Take a moment to think about the personality traits necessary to be all of those things. I don’t know anyone who is this person. I’m pretty sure nobody is this person. In fact, I believe that if you ever met this person you would know immediately, because they would physically glow. Captain America is this person. Nobody else. But in the business of today, roughly one in seven employees perform management duties. One in seven. We are organising ourselves in such a way that success depends on one in seven people being better than the best person we’ve ever met, and then we’re surprised when everything is horrible. One in seven people cannot do this job. Not even close. Have you met people? Most of them are dreadful.
A recent McKinsey study showed that 61% of our time at work is spent trying to organise the actual work, not doing the actual work. This would perhaps be tolerable if it was succeeding, but it’s not. According to Gallup, 66% of US workers are disengaged or actively disengaged with their work. Management has created a bigger problem than the problem it was trying to solve in the first place, and it’s not even solving that one.
Management is arguably the function most crucial to the success of any business, but we are accepting a failure rate from it that we wouldn’t from any other area. And that failure rate clearly demonstrates that it cannot be the fault of the managers themselves. If 66% of planes crashed, we would immediately recognise there was a problem with the planes.
“Hey Dave, what happened to that plane?”
“Oh it’s in a million pieces at the bottom of the sea”
“Another one!? These pilots suck!”
We wouldn’t fix the pilots, we’d fix the planes. But the management vehicle is constantly crashing, and the response is always to try to make managers better, not to make management easier. Unless we reduce the demands on managers, we won’t be able to create the kind of workplaces that build engagement and generate great results.

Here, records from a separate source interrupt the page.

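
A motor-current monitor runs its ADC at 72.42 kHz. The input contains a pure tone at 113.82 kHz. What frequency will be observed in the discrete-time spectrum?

113.82 kHz mod fs = 41.4 kHz.
41.4 kHz > fs/2 = 36.21 kHz, folds to fs − 41.4 kHz = 31.02 kHz.

31.02 kHz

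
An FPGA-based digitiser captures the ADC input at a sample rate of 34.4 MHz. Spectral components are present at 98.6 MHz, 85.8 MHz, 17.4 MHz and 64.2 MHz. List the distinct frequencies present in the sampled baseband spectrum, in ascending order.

4.6 MHz, 17 MHz

fs/2 = 17.2 MHz.
98.6 MHz mod fs = 29.8 MHz.
29.8 MHz > fs/2 = 17.2 MHz, folds to fs − 29.8 MHz = 4.6 MHz.
85.8 MHz mod fs = 17 MHz.
17 MHz ≤ fs/2 = 17.2 MHz, appears at 17 MHz.
17.4 MHz > fs/2 = 17.2 MHz, folds to fs − 17.4 MHz = 17 MHz.
64.2 MHz mod fs = 29.8 MHz.
29.8 MHz > fs/2 = 17.2 MHz, folds to fs − 29.8 MHz = 4.6 MHz.
Distinct values: {4.6 MHz, 17 MHz}.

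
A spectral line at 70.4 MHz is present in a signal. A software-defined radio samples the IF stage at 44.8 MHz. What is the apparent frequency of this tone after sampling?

19.2 MHz

70.4 MHz mod fs = 25.6 MHz.
25.6 MHz > fs/2 = 22.4 MHz, folds to fs − 25.6 MHz = 19.2 MHz.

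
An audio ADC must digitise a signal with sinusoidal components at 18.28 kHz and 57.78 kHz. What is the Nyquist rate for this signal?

115.56 kHz

Highest-frequency component: 57.78 kHz.
Nyquist rate = 2 × 57.78 kHz = 115.56 kHz.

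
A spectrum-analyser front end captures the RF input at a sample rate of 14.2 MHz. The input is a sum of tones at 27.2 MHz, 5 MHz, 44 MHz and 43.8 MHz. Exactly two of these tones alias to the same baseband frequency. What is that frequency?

fs/2 = 7.1 MHz.
27.2 MHz mod fs = 13 MHz.
13 MHz > fs/2 = 7.1 MHz, folds to fs − 13 MHz = 1.2 MHz.
5 MHz ≤ fs/2 = 7.1 MHz, passes unchanged.
44 MHz mod fs = 1.4 MHz.
1.4 MHz ≤ fs/2 = 7.1 MHz, appears at 1.4 MHz.
43.8 MHz mod fs = 1.2 MHz.
1.2 MHz ≤ fs/2 = 7.1 MHz, appears at 1.2 MHz.
27.2 MHz and 43.8 MHz both map to 1.2 MHz.

1.2 MHz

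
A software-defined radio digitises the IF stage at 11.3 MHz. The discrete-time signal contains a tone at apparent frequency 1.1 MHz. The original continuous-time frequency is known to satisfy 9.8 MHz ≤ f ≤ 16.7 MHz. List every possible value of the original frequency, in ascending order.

10.2 MHz, 12.4 MHz

Frequencies that alias to 1.1 MHz are k·fs ± 1.1 MHz for integer k ≥ 0.
k=0: 1.1 MHz.
k=1: 10.2 MHz, 12.4 MHz.
k=2: 21.5 MHz, 23.7 MHz.
Within [9.8 MHz, 16.7 MHz]: 10.2 MHz, 12.4 MHz.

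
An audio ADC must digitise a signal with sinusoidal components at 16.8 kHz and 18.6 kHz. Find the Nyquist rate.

37.2 kHz

Highest-frequency component: 18.6 kHz.
Nyquist rate = 2 × 18.6 kHz = 37.2 kHz.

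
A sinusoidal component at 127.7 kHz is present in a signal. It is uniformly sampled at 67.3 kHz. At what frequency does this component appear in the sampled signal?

127.7 kHz mod fs = 60.4 kHz.
60.4 kHz > fs/2 = 33.65 kHz, folds to fs − 60.4 kHz = 6.9 kHz.

6.9 kHz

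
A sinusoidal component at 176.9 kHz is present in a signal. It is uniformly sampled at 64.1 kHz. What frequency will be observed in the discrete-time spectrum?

176.9 kHz mod fs = 48.7 kHz.
48.7 kHz > fs/2 = 32.05 kHz, folds to fs − 48.7 kHz = 15.4 kHz.

15.4 kHz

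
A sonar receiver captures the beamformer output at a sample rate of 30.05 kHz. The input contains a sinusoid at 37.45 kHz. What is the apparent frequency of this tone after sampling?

7.4 kHz

37.45 kHz mod fs = 7.4 kHz.
7.4 kHz ≤ fs/2 = 15.025 kHz, appears at 7.4 kHz.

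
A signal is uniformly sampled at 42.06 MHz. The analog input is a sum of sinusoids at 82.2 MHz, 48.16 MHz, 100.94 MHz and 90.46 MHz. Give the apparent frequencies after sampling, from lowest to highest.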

The good news is that being a great manager is far simpler than we’ve come to accept. A lot of the current best practices for managers are time-sucking, counterproductive and often downright depressing. While we were gradually giving new responsibilities to managers, technology was progressing to the point that it could take some of the old ones away, or at least dramatically simplify them. Used sensibly, technology can give managers space to focus on the newer more human management activities that are required of them. We created DoThings to make goal setting, performance management, delegation and feedback all much easier than they have been previously. We want to help give managers more time and space to focus on the more human aspects of the role. We’ve also created some management guides to help with those things. Whatever approach you choose to take, it’s really time to stop expecting managers to be super human.